Genarr leva la main, coupant la parole à Insigna. « Je propose un compromis, Marlène. Votre mère est ici pour faire des observations astronomiques. Cela va lui prendre du temps. Promettez-moi, pendant qu’elle est ainsi occupée, de rester à l’intérieur du Dôme, de prendre toutes les précautions que j’estimerai nécessaires et de vous soumettre à des examens périodiques. Si nous ne détectons aucun changement dans vos fonctions mentales, vous pourrez rester ici jusqu’à ce que votre mère ait terminé et, alors, nous en discuterons de nouveau. D’accord ? »

Marlène baissa la tête, perdue dans ses pensées. Puis elle dit : « D’accord. Mais, maman, ne me dis pas que tu as fini si ce n’est pas vrai. Je le saurai. Et ne bâcle pas ton travail. Je le saurai aussi. »

Insigna fronça les sourcils et répondit : « Je n’ai pas l’intention de te mentir, Marlène, et je n’ai jamais bâclé mon travail … même pour ton bien.

— Pardonne-moi, maman. Je sais que je t’irrite. »

Insigna poussa un gros soupir.

— Je ne le nie pas, mais, agaçante ou non, Marlène, tu es ma fille. Je t’aime et je veux te garder saine et sauve. Est-ce que je mens en disant cela ?

— Non, maman, tu ne mens pas, mais je t’en prie, crois-moi quand je dis que je ne crains rien. Depuis que nous sommes sur Erythro, je suis heureuse. Je ne l’ai jamais été sur Rotor.

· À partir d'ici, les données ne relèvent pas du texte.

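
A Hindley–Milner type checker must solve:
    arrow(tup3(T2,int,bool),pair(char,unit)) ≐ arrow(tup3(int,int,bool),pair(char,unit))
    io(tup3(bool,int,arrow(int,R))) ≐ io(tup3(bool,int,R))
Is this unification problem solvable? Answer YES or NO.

Decompose arrow/2: tup3(T2,int,bool) ≐ tup3(int,int,bool),  pair(char,unit) ≐ pair(char,unit).
Decompose tup3/3: T2 ≐ int,  int ≐ int,  bool ≐ bool.
Bind T2 := int; no other remaining equation mentions T2.
Delete trivial equation int ≐ int.
Delete trivial equation bool ≐ bool.
Delete trivial equation pair(char,unit) ≐ pair(char,unit).
Decompose io/1: tup3(bool,int,arrow(int,R)) ≐ tup3(bool,int,R).
Decompose tup3/3: bool ≐ bool,  int ≐ int,  arrow(int,R) ≐ R.
Delete trivial equation bool ≐ bool.
Delete trivial equation int ≐ int.
Occurs check fails: R occurs in arrow(int,R); the equation R ≐ arrow(int,R) has no finite solution.

NO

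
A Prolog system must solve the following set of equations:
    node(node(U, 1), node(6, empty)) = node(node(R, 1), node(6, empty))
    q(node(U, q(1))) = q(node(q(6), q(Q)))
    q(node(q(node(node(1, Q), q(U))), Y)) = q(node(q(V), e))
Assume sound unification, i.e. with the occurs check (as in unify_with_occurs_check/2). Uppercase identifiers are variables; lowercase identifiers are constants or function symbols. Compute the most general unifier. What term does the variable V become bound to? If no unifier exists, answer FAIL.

Decompose node/2: node(U, 1) = node(R, 1),  node(6, empty) = node(6, empty).
Decompose node/2: U = R,  1 = 1.
Bind U := R; substituting into the 2 remaining equations that mention U gives: q(node(R, q(1))) = q(node(q(6), q(Q))),  q(node(q(node(node(1, Q), q(R))), Y)) = q(node(q(V), e)).
Delete trivial equation 1 = 1.
Delete trivial equation node(6, empty) = node(6, empty).
Decompose q/1: node(R, q(1)) = node(q(6), q(Q)).
Decompose node/2: R = q(6),  q(1) = q(Q).
Bind R := q(6); substituting into the one remaining equation that mentions R gives: q(node(q(node(node(1, Q), q(q(6)))), Y)) = q(node(q(V), e)). Substituting into the earlier binding gives U := q(6).
Decompose q/1: 1 = Q.
Bind Q := 1; substituting into the remaining equation gives: q(node(q(node(node(1, 1), q(q(6)))), Y)) = q(node(q(V), e)).
Decompose q/1: node(q(node(node(1, 1), q(q(6)))), Y) = node(q(V), e).
Decompose node/2: q(node(node(1, 1), q(q(6)))) = q(V),  Y = e.
Decompose q/1: node(node(1, 1), q(q(6))) = V.
Bind V := node(node(1, 1), q(q(6))); no other remaining equation mentions V.
Bind Y := e.
MGU = { U -> q(6), R -> q(6), Q -> 1, V -> node(node(1, 1), q(q(6))), Y -> e }, so V -> node(node(1, 1), q(q(6))).

node(node(1, 1), q(q(6)))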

— Et pourquoi êtes-vous heureuse ? demanda Genarr.

— Je ne sais pas, oncle Siever. Mais être heureuse, ça suffit, même quand on ne sait pas pourquoi, n’est-ce pas ? »

36

« Tu as l’air fatiguée, Eugenia, dit Genarr.

— Pas physiquement, Siever. Juste abrutie après deux mois de calculs. Je ne sais pas comment faisaient les astronomes avant l’ère spatiale pour arriver à de tels résultats avec des ordinateurs rudimentaires. Quand je pense que Kepler a énoncé les lois des mouvements planétaires avec les logarithmes ! Et encore … Il a dû se dire qu’il avait de la chance, car on venait de les inventer.

— Pardonne à un Béotien, mais je croyais qu’aujourd’hui les astronomes donnent des instructions à leurs instruments, vont dormir et, quelques heures après, se réveillent pour trouver toutes les données imprimées sur leur bureau.

— Je voudrais bien. Mais ce travail-là était différent. Sais-tu avec quelle précision j’ai dû calculer la vitesse relative de Némésis et du Soleil pour établir le lieu et le moment où ils seront le plus proches ? Sais-tu qu’une minuscule erreur suffirait à fausser complètement les résultats ?

« Ce serait déjà difficile si Némésis et le Soleil étaient les seuls corps de l’Univers, mais il y a les étoiles voisines, toutes en mouvement. Au moins une douzaine d’entre elles sont assez massives pour produire un minuscule effet sur Némésis, ou sur le Soleil, ou sur les deux. Minuscule, mais assez grand pour causer une erreur de plusieurs millions de kilomètres dans un sens ou dans l’autre, si l’on n’en tient pas compte. Pour ne pas se tromper, on doit connaître avec précision la masse de chaque étoile, ainsi que sa position et sa vitesse.